L’universitaire Jean-Fabien Spitz analyse, dans un entretien au « Monde », la manière dont le capitalisme, aujourd’hui sous le feu de la critique, devrait chercher à concilier liberté individuelle et justice sociale.
Entretien. Le capitalisme contemporain est aujourd’hui sous le feu de la critique, comme facteur d’accroissement des inégalités et de destruction des « biens communs ». Comme au début du XIXe siècle, la question de la « justice sociale » est au cœur des débats. Jean-Fabien Spitz, professeur émérite de philosophie politique à l’université Paris-I, auteur d’Abolir le hasard ? Responsabilité individuelle et justice sociale (Vrin, 2008), analyse l’apparente contradiction entre l’exigence de liberté individuelle et l’aspiration à l’égalité qui traverse les sociétés occidentales.

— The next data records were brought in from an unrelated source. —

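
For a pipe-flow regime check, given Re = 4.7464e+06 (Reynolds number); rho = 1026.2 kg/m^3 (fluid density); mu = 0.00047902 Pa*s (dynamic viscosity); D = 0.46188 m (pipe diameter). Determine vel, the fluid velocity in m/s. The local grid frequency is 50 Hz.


vel = Re * mu / (rho * D)
vel = 4.7464e+06 * 0.00047902 / (1026.2 * 0.46188)
vel = 4.7969 m/s


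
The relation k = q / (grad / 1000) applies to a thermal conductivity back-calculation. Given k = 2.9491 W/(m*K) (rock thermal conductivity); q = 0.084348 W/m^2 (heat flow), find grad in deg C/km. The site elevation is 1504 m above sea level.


grad = q / k * 1000
grad = 0.084348 / 2.9491 * 1000
grad = 28.601 deg C/km


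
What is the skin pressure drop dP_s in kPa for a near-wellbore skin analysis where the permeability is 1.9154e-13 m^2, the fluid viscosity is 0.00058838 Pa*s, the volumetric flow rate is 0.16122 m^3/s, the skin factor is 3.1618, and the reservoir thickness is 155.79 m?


dP_s = S * q * mu / (2*pi*k*hr) / 1000
dP_s = 3.1618 * 0.16122 * 0.00058838 / (2*pi*1.9154e-13*155.79) / 1000
dP_s = 1599.7 kPa


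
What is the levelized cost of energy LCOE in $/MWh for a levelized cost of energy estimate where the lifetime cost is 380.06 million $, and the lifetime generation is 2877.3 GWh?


LCOE = C_tot / E_tot * 100
LCOE = 380.06 / 2877.3 * 100
LCOE = 13.20891 cents/kWh
Convert: 13.20891 cents/kWh * 10.0 = 132.09 $/MWh
LCOE = 132.09 $/MWh


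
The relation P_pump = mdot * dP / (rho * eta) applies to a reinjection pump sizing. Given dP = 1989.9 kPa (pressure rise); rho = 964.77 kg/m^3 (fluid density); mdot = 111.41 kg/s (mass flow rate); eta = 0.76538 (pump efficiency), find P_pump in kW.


P_pump = mdot * dP / (rho * eta)
P_pump = 111.41 * 1989.9 / (964.77 * 0.76538)
P_pump = 300.23 kW


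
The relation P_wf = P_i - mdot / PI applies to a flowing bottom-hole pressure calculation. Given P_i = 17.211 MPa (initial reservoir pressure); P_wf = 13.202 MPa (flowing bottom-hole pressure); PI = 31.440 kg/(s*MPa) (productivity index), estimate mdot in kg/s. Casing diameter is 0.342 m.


mdot = (P_i - P_wf) * PI
mdot = (17.211 - 13.202) * 31.440
mdot = 126.04 kg/s


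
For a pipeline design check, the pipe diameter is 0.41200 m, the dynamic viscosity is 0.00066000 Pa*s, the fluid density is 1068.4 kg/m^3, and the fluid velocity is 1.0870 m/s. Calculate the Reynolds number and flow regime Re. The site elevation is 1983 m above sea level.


Step 1: Re = rho*vel*D/mu = 1068.4*1.087*0.412/0.00066 = 7.2496e+05
Step 2: Re = 7.2496e+05 > 4000, so flow is turbulent.
Re = 7.2496e+05 (turbulent)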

Certains économistes prônent une refonte de la redistribution pour pallier les nouvelles inégalités, d’autres s’inquiètent des limites que cette redistribution apporterait à la liberté individuelle. Peut-on concilier justice et liberté ?

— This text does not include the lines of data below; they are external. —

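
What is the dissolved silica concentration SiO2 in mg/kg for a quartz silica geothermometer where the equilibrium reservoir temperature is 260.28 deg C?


SiO2 = 10^(5.19 - 1309/(T_eq + 273.15))
SiO2 = 10^(5.19 - 1309/(260.28 + 273.15))
SiO2 = 544.59 mg/kg


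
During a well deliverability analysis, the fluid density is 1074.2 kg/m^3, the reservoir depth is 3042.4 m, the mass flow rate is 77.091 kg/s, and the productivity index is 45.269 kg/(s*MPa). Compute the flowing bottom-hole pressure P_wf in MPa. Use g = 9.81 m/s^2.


Step 1: P_i = rho*g*h/1e6 = 1074.2*9.81*3042.4/1e6 = 32.06051 MPa
Step 2: P_wf = P_i - mdot/PI = 32.06051 - 77.091/45.269 = 30.358 MPa
P_wf = 30.358 MPa


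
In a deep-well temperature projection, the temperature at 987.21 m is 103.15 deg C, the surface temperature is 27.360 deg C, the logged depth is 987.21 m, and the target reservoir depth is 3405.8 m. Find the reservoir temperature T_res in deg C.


Step 1: grad = (T_d1 - T_surf)/d1 * 1000 = (103.15 - 27.36)/987.21 * 1000 = 76.77191 deg C/km
Step 2: T_res = T_surf + grad*d2/1000 = 27.36 + 76.77191*3405.8/1000 = 288.83 deg C
T_res = 288.83 deg C


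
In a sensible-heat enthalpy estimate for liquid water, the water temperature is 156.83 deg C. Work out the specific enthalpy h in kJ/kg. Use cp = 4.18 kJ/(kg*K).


h = cp * T
h = 4.18 * 156.83
h = 655.55 kJ/kg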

Notre répertoire moral, lorsque nous réfléchissons à la place de l’individu dans l’existence collective, comprend deux séries de normes. Les unes sont des normes « distributives », qui exigent que l’organisation sociale, considérée comme un ensemble de rapports multilatéraux, traite les individus de manière équitable en leur offrant des droits, des perspectives, des chances et des ressources équivalents. Les autres sont des normes « commutatives », qui exigent que nos transactions interpersonnelles bilatérales soient assujetties à des devoirs stricts : ne pas causer de tort à autrui, respecter ses biens, tenir nos engagements.